"But -- "there shouldn't be any reason why we couldn't move around in time like we can move around in space" is just wrong. There's a perfectly good reason, namely that there is only one direction of time, while there is more than one direction of space."
This was what I was thinking but didn't say anything because I thought it maybe sounded simplistic or dumb or something! Also I couldn't think of a good analogy.
I don't care what y'all are saying: I still want a time machine.
We might need to change our sub-head in Natter from:
"Wanna talk about corsets, duct tape, or physics?"
to
"Wanna talk about Vicar potatoes, puppycam or physics?"
In fact, I propose as a matter of general usage, to be promulgated throughout the culture the phrase "Vicar Potatoes" to be applied to any outlandish assertion completely lacking in credibility.
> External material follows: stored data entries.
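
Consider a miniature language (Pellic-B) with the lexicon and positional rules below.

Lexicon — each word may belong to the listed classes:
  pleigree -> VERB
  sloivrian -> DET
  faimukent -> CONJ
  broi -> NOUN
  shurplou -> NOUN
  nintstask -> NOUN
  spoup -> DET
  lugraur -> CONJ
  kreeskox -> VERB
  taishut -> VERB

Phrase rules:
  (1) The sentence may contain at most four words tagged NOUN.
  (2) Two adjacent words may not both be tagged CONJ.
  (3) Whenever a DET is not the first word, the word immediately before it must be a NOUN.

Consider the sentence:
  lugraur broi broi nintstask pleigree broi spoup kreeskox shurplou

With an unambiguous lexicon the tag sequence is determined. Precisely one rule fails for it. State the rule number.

1

Fixed tagging: CONJ NOUN NOUN NOUN VERB NOUN DET VERB NOUN.
Rule check: R1 fail, R2 pass, R3 pass.
Only rule 1 fails.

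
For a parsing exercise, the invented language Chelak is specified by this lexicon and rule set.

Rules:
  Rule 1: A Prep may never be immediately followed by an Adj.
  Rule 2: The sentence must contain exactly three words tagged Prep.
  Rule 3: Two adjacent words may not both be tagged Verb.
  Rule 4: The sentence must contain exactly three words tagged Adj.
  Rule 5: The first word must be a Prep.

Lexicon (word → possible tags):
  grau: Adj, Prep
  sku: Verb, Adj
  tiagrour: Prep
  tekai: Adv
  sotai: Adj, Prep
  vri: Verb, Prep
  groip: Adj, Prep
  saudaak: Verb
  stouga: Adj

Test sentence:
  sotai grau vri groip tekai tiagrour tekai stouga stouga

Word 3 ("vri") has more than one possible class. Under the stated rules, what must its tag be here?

Verb

Candidates per position — 1:sotai {Adj,Prep}; 2:grau {Adj,Prep}; 3:vri {Verb,Prep}; 4:groip {Adj,Prep}; 5:tekai {Adv}; 6:tiagrour {Prep}; 7:tekai {Adv}; 8:stouga {Adj}; 9:stouga {Adj}.
If word 1 were Adj, no tagging could satisfy rule 5; so word 1 is Prep.
If word 2 were Adj, no tagging could satisfy rule 1; so word 2 is Prep.
If word 3 were Prep, no tagging could satisfy rule 2; so word 3 is Verb.
If word 4 were Prep, no tagging could satisfy rule 2; so word 4 is Adj.
So the tagging must be: Prep Prep Verb Adj Adv Prep Adv Adj Adj.
Verifying each rule — rule 1 ✓; rule 2 ✓; rule 3 ✓; rule 4 ✓; rule 5 ✓.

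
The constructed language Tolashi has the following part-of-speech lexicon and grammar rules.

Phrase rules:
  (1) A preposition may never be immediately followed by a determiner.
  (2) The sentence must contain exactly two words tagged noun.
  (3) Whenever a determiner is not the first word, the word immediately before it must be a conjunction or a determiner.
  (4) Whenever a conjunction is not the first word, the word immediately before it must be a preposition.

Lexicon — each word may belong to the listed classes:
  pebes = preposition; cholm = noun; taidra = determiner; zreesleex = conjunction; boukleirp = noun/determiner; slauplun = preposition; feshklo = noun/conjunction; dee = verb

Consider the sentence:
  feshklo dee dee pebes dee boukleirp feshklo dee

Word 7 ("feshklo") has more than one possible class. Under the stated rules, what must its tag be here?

noun

Candidates per position — 1:feshklo {noun,conjunction}; 2:dee {verb}; 3:dee {verb}; 4:pebes {preposition}; 5:dee {verb}; 6:boukleirp {noun,determiner}; 7:feshklo {noun,conjunction}; 8:dee {verb}.
Position 6: determiner is ruled out by rule 3; that leaves noun.
Position 7: conjunction is ruled out by rule 4; that leaves noun.
Position 1: noun is ruled out by rule 2; that leaves conjunction.
That leaves exactly one tagging: conjunction verb verb preposition verb noun noun verb.
Checking: rule 1 holds; rule 2 holds; rule 3 holds; rule 4 holds.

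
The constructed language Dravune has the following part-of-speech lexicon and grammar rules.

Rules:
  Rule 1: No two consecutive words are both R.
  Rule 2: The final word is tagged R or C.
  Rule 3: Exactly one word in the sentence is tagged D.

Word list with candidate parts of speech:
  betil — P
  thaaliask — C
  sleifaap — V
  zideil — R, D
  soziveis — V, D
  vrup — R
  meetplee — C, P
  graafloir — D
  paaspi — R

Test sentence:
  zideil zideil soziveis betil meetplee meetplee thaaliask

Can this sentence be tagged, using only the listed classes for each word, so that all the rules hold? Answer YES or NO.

Candidates per position — 1:zideil {R,D}; 2:zideil {R,D}; 3:soziveis {V,D}; 4:betil {P}; 5:meetplee {C,P}; 6:meetplee {C,P}; 7:thaaliask {C}.
One satisfying assignment: R D V P P C C.
Verifying each rule — rule 1 ✓; rule 2 ✓; rule 3 ✓.

YES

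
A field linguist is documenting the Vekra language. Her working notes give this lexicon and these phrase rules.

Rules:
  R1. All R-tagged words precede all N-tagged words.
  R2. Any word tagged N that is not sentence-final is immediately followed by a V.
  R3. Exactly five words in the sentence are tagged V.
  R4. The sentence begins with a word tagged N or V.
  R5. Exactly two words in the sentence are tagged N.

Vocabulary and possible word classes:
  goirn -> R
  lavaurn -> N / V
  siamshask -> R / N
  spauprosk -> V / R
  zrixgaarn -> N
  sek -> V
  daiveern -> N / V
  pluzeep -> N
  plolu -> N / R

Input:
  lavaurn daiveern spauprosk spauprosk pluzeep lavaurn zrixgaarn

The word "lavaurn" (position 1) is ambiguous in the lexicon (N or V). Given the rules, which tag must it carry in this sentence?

Candidates per position — 1:lavaurn {N,V}; 2:daiveern {N,V}; 3:spauprosk {V,R}; 4:spauprosk {V,R}; 5:pluzeep {N}; 6:lavaurn {N,V}; 7:zrixgaarn {N}.
Position 1: N is ruled out by rule 3; that leaves V.
Position 2: N is ruled out by rule 3; that leaves V.
Position 3: R is ruled out by rule 3; that leaves V.
Position 4: R is ruled out by rule 3; that leaves V.
Position 6: N is ruled out by rule 2; that leaves V.
The unique satisfying tagging is: V V V V N V N.
Verifying each rule — rule 1 holds; rule 2 holds; rule 3 holds; rule 4 holds; rule 5 holds.

V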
"Awww, that's just a bunch of Vicar potatoes!"
I think the arrow-of-time problem is why my head explodes when i watch Terminator movies.
I think it's cool that positrons (the anti-matter equivalent of electrons) go backwards in time. Or at least that's one interpretation.
"Awww, that's just a bunch of Vicar potatoes!"
See, to me this sounds like a food discussion.
"How would you like your vicar potatoes?"
"Poppycock and Vicar Potatoes!"
"How would you like your vicar potatoes?"
Well, I know I don't want ass potatoes.
I wonder if it was one of those big baking potatoes or one of those small yukon gold potatoes.